La Saga Viveo : l’absence de motif économique n’engendre pas la nullité du plan de sauvegarde de l’emploi

Dans un arrêt « Vivéo » du 3 mai 2012 très attendu (Cass. soc. 3 mai 2012 n° 11-20.741, Sté Viveo France c/ Comité d’entreprise de la société Viveo France), la Chambre sociale de la Cour de cassation a réaffirmé avec fermeté qu’une procédure de licenciement ne pouvait être annulée « en considération de la cause économique du licenciement », la validité du plan de sauvegarde de l’emploi étant indépendante de cette cause. Les praticiens ont poussé un grand « ouf » de soulagement à la lecture de cet arrêt, qui, à défaut de régler la délicate question de l’appréciation du motif économique, a le mérite de maintenir une certaine stabilité juridique.

La société Vivéo Group, œuvrant dans le secteur de la conception, la commercialisation, l’installation et la maintenance de logiciels bancaires, est rachetée en décembre 2009 par un concurrent, Temenos. En février 2010, le comité d’entreprise de Vivéo France est convoqué pour une procédure d’information-consultation sur un projet de restructuration engendrant la suppression de 64 des 180 emplois. Sont joints à cette convocation, une note économique et un plan de sauvegarde de l’emploi (ci-après « PSE »). Le comité d’entreprise conteste le motif économique de cette restructuration et porte l’affaire devant le TGI de Paris afin de demander l’annulation de la procédure de licenciement.

Par jugement en date du 11 janvier 2011, le TGI de Paris déboute le comité d’entreprise Vivéo de sa demande de nullité du PSE estimant qu’il « n’appartient pas au juge, saisi d’une nullité de la procédure de licenciement pour violation des dispositions légales, d’apprécier dans le cadre de cette action, les motifs économiques invoqués par l’employeur ». Le comité d’entreprise interjette appel.
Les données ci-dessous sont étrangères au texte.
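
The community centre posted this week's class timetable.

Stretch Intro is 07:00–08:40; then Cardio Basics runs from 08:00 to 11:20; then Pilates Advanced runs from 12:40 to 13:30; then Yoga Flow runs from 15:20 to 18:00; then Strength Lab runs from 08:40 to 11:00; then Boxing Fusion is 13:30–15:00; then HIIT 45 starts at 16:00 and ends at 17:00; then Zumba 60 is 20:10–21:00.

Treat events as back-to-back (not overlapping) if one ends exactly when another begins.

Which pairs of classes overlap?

Cardio Basics & Strength Lab, Cardio Basics & Stretch Intro, HIIT 45 & Yoga Flow

Sorted by start: Stretch Intro, Cardio Basics, Strength Lab, Pilates Advanced, Boxing Fusion, Yoga Flow, HIIT 45, Zumba 60.
Cardio Basics starts before Stretch Intro ends → Stretch Intro and Cardio Basics overlap.
Strength Lab starts exactly when Stretch Intro ends (back-to-back, no overlap); Stretch Intro is clear from here.
Strength Lab starts before Cardio Basics ends → Cardio Basics and Strength Lab overlap.
Pilates Advanced starts after Cardio Basics ends; Cardio Basics is clear from here.
Pilates Advanced starts after Strength Lab ends; Strength Lab is clear from here.
Boxing Fusion starts exactly when Pilates Advanced ends (back-to-back, no overlap); Pilates Advanced is clear from here.
Yoga Flow starts after Boxing Fusion ends; Boxing Fusion is clear from here.
HIIT 45 starts before Yoga Flow ends → Yoga Flow and HIIT 45 overlap.
Zumba 60 starts after Yoga Flow ends.
Zumba 60 starts after HIIT 45 ends.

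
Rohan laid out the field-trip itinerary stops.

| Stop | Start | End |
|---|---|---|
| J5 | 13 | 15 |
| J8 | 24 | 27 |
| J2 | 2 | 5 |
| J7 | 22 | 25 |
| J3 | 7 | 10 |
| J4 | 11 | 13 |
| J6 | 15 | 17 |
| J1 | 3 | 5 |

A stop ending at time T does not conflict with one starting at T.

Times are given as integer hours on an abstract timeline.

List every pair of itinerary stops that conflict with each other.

J1 & J2, J7 & J8

Check each pair: they overlap iff neither finishes before the other starts.
Sorted by start: J2, J1, J3, J4, J5, J6, J7, J8.
J1 starts before J2 ends → J2 and J1 overlap.
J3 starts after J2 ends, so J2 has no further overlaps.
J3 starts after J1 ends, so J1 has no further overlaps.
J4 starts after J3 ends, so J3 has no further overlaps.
J5 starts exactly when J4 ends (back-to-back, no overlap), so J4 has no further overlaps.
J6 starts exactly when J5 ends (back-to-back, no overlap), so J5 has no further overlaps.
J7 starts after J6 ends, so J6 has no further overlaps.
J8 starts before J7 ends → J7 and J8 overlap.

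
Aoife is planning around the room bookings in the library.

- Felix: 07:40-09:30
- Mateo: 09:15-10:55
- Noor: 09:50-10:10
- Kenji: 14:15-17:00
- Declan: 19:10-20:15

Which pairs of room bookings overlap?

Two intervals overlap when each starts before the other ends.
Sorted by start: Felix, Mateo, Noor, Kenji, Declan.
Mateo starts before Felix ends → Felix and Mateo overlap.
Noor starts after Felix ends; Felix is clear from here.
Noor starts before Mateo ends → Mateo and Noor overlap.
Kenji starts after Mateo ends; Mateo is clear from here.
Kenji starts after Noor ends; Noor is clear from here.
Declan starts after Kenji ends.

Felix & Mateo, Mateo & Noor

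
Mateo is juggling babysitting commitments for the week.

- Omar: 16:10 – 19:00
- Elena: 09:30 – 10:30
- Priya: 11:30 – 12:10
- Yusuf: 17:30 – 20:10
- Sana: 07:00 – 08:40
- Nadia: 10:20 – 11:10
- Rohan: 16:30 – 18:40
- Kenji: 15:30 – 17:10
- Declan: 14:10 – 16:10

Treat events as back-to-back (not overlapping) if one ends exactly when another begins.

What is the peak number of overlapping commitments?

3

Sort all start/end points and keep a running count:
07:00 start Sana → 1
08:40 end Sana → 0
09:30 start Elena → 1
10:20 start Nadia → 2
10:30 end Elena → 1
11:10 end Nadia → 0
11:30 start Priya → 1
12:10 end Priya → 0
14:10 start Declan → 1
15:30 start Kenji → 2
16:10 end Declan → 1
16:10 start Omar → 2
16:30 start Rohan → 3
17:10 end Kenji → 2
17:30 start Yusuf → 3
18:40 end Rohan → 2
19:00 end Omar → 1
20:10 end Yusuf → 0
Peak is 3, at 16:30 (Kenji, Omar, Rohan).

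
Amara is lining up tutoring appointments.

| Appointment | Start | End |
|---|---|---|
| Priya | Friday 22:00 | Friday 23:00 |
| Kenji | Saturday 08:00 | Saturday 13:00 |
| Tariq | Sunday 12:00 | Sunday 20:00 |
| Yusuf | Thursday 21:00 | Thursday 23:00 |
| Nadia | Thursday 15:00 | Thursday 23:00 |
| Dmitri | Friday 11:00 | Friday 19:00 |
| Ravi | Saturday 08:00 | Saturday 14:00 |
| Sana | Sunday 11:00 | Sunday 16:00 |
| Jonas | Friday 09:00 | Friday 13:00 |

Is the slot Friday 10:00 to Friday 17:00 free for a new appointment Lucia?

Nadia: ends Thursday 23:00 at or before Lucia starts Friday 10:00 → clear.
Yusuf: ends Thursday 23:00 at or before Lucia starts Friday 10:00 → clear.
Jonas: starts Friday 09:00 before Lucia ends Friday 17:00, and ends Friday 13:00 after Lucia starts Friday 10:00 → overlap.
Dmitri: starts Friday 11:00 before Lucia ends Friday 17:00, and ends Friday 19:00 after Lucia starts Friday 10:00 → overlap.
Priya: starts Friday 22:00 at or after Lucia ends Friday 17:00 → clear.
Kenji: starts Saturday 08:00 at or after Lucia ends Friday 17:00 → clear.
Ravi: starts Saturday 08:00 at or after Lucia ends Friday 17:00 → clear.
Sana: starts Sunday 11:00 at or after Lucia ends Friday 17:00 → clear.
Tariq: starts Sunday 12:00 at or after Lucia ends Friday 17:00 → clear.
Lucia overlaps Dmitri, Jonas.

No — it overlaps Dmitri, Jonas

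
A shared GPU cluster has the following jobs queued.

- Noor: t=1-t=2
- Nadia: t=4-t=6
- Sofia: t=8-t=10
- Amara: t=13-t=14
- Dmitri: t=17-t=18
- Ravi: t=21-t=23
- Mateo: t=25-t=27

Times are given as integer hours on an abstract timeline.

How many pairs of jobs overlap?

Two intervals overlap when each starts before the other ends.
Sorted by start: Noor, Nadia, Sofia, Amara, Dmitri, Ravi, Mateo.
Nadia starts after Noor ends; Noor is clear from here.
Sofia starts after Nadia ends; Nadia is clear from here.
Amara starts after Sofia ends; Sofia is clear from here.
Dmitri starts after Amara ends; Amara is clear from here.
Ravi starts after Dmitri ends; Dmitri is clear from here.
Mateo starts after Ravi ends.
No pair overlaps.

0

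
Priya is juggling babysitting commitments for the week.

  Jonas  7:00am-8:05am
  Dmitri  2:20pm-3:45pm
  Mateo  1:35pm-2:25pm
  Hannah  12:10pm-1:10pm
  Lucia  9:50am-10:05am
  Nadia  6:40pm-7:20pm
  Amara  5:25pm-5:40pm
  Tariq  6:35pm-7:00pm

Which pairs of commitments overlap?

Dmitri & Mateo, Nadia & Tariq

Two intervals overlap when each starts before the other ends.
Sorted by start: Jonas, Lucia, Hannah, Mateo, Dmitri, Amara, Tariq, Nadia.
Lucia starts after Jonas ends, so Jonas has no further overlaps.
Hannah starts after Lucia ends, so Lucia has no further overlaps.
Mateo starts after Hannah ends, so Hannah has no further overlaps.
Dmitri starts before Mateo ends → Mateo and Dmitri overlap.
Amara starts after Mateo ends, so Mateo has no further overlaps.
Amara starts after Dmitri ends, so Dmitri has no further overlaps.
Tariq starts after Amara ends, so Amara has no further overlaps.
Nadia starts before Tariq ends → Tariq and Nadia overlap.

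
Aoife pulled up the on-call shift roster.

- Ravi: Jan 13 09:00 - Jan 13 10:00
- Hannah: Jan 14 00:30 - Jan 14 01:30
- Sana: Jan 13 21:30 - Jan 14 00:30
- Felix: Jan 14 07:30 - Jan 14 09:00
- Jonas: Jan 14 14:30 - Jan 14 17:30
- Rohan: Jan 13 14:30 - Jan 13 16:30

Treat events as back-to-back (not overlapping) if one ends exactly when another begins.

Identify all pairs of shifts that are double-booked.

Sorted by start: Ravi, Rohan, Sana, Hannah, Felix, Jonas.
Rohan starts after Ravi ends, so nothing later overlaps Ravi either.
Sana starts after Rohan ends, so nothing later overlaps Rohan either.
Hannah starts exactly when Sana ends (back-to-back, no overlap), so nothing later overlaps Sana either.
Felix starts after Hannah ends, so nothing later overlaps Hannah either.
Jonas starts after Felix ends.

none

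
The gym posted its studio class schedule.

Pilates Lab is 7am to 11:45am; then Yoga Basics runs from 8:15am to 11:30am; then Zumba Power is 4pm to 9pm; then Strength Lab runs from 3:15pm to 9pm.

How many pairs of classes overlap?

Two intervals overlap when each starts before the other ends.
Sorted by start: Pilates Lab, Yoga Basics, Strength Lab, Zumba Power.
Yoga Basics starts before Pilates Lab ends → Pilates Lab and Yoga Basics overlap.
Strength Lab starts after Pilates Lab ends — done with Pilates Lab.
Strength Lab starts after Yoga Basics ends — done with Yoga Basics.
Zumba Power starts before Strength Lab ends → Strength Lab and Zumba Power overlap.
Overlapping pairs: Pilates Lab & Yoga Basics, Strength Lab & Zumba Power — 2 in total.

2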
En vertu de l’article L. 1235-10 du Code du travail, seule l’absence ou l’insuffisance (en termes de mesures concrètes et précises de nature à éviter ou à tout le moins à limiter le nombre de licenciements) du plan de sauvegarde de l’emploi soumis aux représentants du personnel entraîne la sanction de la nullité de la procédure de licenciement pour motif économique.

Pourtant, en dépit de cette disposition légale claire du Code du travail, la Cour d’appel de Paris, dans un arrêt du 12 mai 2011 (CA Paris 12 mai 2011 n° 11-1547 : BS 11/11 inf. 947), s’était livrée à une interprétation toute personnelle de l’article L. 1235-10 afin de conclure à la nullité du PSE et avait ainsi annulé la procédure de licenciement collectif en se fondant sur le défaut de motif économique de l’opération.

Faisant valoir que l’absence de motif économique véritable « vide de sa substance [la] consultation et prive de fondement légal le projet économique du chef d’entreprise », la Cour d’appel avait estimé que le législateur avait implicitement mais nécessairement entendu appliquer la sanction de la nullité du PSE à ce cas de figure précis.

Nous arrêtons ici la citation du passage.